Kory Pierre, Meduri Ginfranco Umberto, Iglesias Jose, Varon Joseph, Cadegiani Flavio Adsuara, Marik Paul E
Front Line Critical Care Consortium (FLCCC.org), Washington DC, USA.
Department of Medicine, University of Tennessee Health Science Center, Memphis, TN, USA.
J Clin Med Res. 2022 Feb;14(2):53-79. doi: 10.14740/jocmr4658. Epub 2022 Feb 24.
In December 2019, coronavirus disease 2019 (COVID-19), a severe respiratory illness caused by the new coronavirus severe acute respiratory syndrome coronavirus 2 (SARS-CoV-2) emerged in Wuhan, China. The greatest impact that COVID-19 had was on intensive care units (ICUs), given that approximately 20% of hospitalized cases developed acute respiratory failure (ARF) requiring ICU admission. Based on the assumption that COVID-19 represented a viral pneumonia and no anti-coronaviral therapy existed, nearly all national and international health care societies recommended "supportive care only" avoiding other therapies outside of randomized controlled trials, with a specific prohibition against the use of corticosteroids in treatment. However, early studies of COVID-19-associated ARF reported inexplicably high mortality rates, with frequent prolonged durations of mechanical ventilation (MV), even from centers expert in such supportive care strategies. These reports led the authors to form a clinical expert panel called the Front-Line COVID-19 Critical Care Alliance (www.flccc.net). The panel collaboratively reviewed the emerging clinical, radiographic, and pathological reports of COVID-19 while initiating multiple discussions among a wide clinical network of front-line clinical ICU experts from initial outbreak areas in China, Italy, and New York. Based on the shared early impressions of "what was working and what wasn't working", the increasing medical journal publications and the rapidly accumulating personal clinical experiences with COVID-19 patients, a treatment protocol was created for the hospitalized patients based on the core therapies of methylprednisolone, ascorbic acid, thiamine, heparin and non-antiviral co-interventions (MATH+). This manuscript reviews the scientific and clinical rationale behind MATH+ based on published , pre-clinical, and clinical data in support of each medicine, with a special emphasis of studies supporting their use in the treatment of patients with viral syndromes and COVID-19 specifically.

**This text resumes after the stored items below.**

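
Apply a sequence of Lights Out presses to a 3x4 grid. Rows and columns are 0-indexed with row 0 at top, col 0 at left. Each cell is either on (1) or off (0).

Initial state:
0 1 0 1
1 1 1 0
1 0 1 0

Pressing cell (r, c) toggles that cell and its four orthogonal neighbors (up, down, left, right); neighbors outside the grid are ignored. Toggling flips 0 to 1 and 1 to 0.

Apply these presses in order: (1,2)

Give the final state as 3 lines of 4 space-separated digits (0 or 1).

After press 1 at (1,2):
0 1 1 1
1 0 0 1
1 0 0 0

Answer: 0 1 1 1
1 0 0 1
1 0 0 0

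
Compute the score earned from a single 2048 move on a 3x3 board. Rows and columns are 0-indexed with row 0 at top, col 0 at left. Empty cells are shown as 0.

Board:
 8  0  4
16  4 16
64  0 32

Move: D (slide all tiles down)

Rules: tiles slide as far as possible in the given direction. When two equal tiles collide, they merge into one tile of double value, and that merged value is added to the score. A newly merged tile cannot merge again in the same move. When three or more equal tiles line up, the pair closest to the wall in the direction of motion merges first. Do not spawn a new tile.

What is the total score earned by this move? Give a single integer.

Slide down:
col 0: [8, 16, 64] -> [8, 16, 64]  score +0 (running 0)
col 1: [0, 4, 0] -> [0, 0, 4]  score +0 (running 0)
col 2: [4, 16, 32] -> [4, 16, 32]  score +0 (running 0)
Board after move:
 8  0  4
16  0 16
64  4 32

Answer: 0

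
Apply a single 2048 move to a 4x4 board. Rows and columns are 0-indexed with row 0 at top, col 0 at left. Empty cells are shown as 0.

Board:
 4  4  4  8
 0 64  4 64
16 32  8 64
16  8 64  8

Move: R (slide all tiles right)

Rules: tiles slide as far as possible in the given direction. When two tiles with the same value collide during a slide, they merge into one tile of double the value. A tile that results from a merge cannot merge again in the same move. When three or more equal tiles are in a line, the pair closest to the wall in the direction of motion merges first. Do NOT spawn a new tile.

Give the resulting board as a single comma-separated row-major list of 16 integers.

Answer: 0, 4, 8, 8, 0, 64, 4, 64, 16, 32, 8, 64, 16, 8, 64, 8

Derivation:
Slide right:
row 0: [4, 4, 4, 8] -> [0, 4, 8, 8]
row 1: [0, 64, 4, 64] -> [0, 64, 4, 64]
row 2: [16, 32, 8, 64] -> [16, 32, 8, 64]
row 3: [16, 8, 64, 8] -> [16, 8, 64, 8]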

2019年12月,新型冠状病毒严重急性呼吸综合征冠状病毒2(SARS-CoV-2)引发的2019冠状病毒病(COVID-19)在中国武汉出现。鉴于约20%的住院病例出现需要入住重症监护病房(ICU)的急性呼吸衰竭(ARF),COVID-19产生的最大影响是对ICU造成的。基于COVID-19代表病毒性肺炎且不存在抗冠状病毒疗法这一假设,几乎所有国家和国际医疗协会都建议“仅采取支持性治疗”,避免在随机对照试验之外采用其他疗法,并特别禁止在治疗中使用皮质类固醇。然而,早期关于COVID-19相关ARF的研究报告了高得令人费解的死亡率,机械通气(MV)时间频繁延长,即使是来自擅长此类支持性治疗策略的中心。这些报告促使作者们组建了一个名为“一线COVID-19重症护理联盟”(www.flccc.net)的临床专家小组。该小组共同审查了COVID-19新出现的临床、影像学和病理学报告,同时在中国、意大利和纽约等初始疫情地区的一线临床ICU专家广泛临床网络中展开了多次讨论。基于对“哪些方法有效、哪些无效”的共同早期印象、不断增加的医学期刊发表文章以及与COVID-19患者迅速积累的个人临床经验,基于甲泼尼龙、维生素C、硫胺素、肝素和非抗病毒联合干预措施(MATH+)的核心疗法,为住院患者制定了一种治疗方案。本文基于已发表的临床前和临床数据,回顾了支持每种药物的MATH+背后的科学和临床原理,并特别强调了支持其用于治疗病毒综合征患者尤其是COVID-19患者的研究。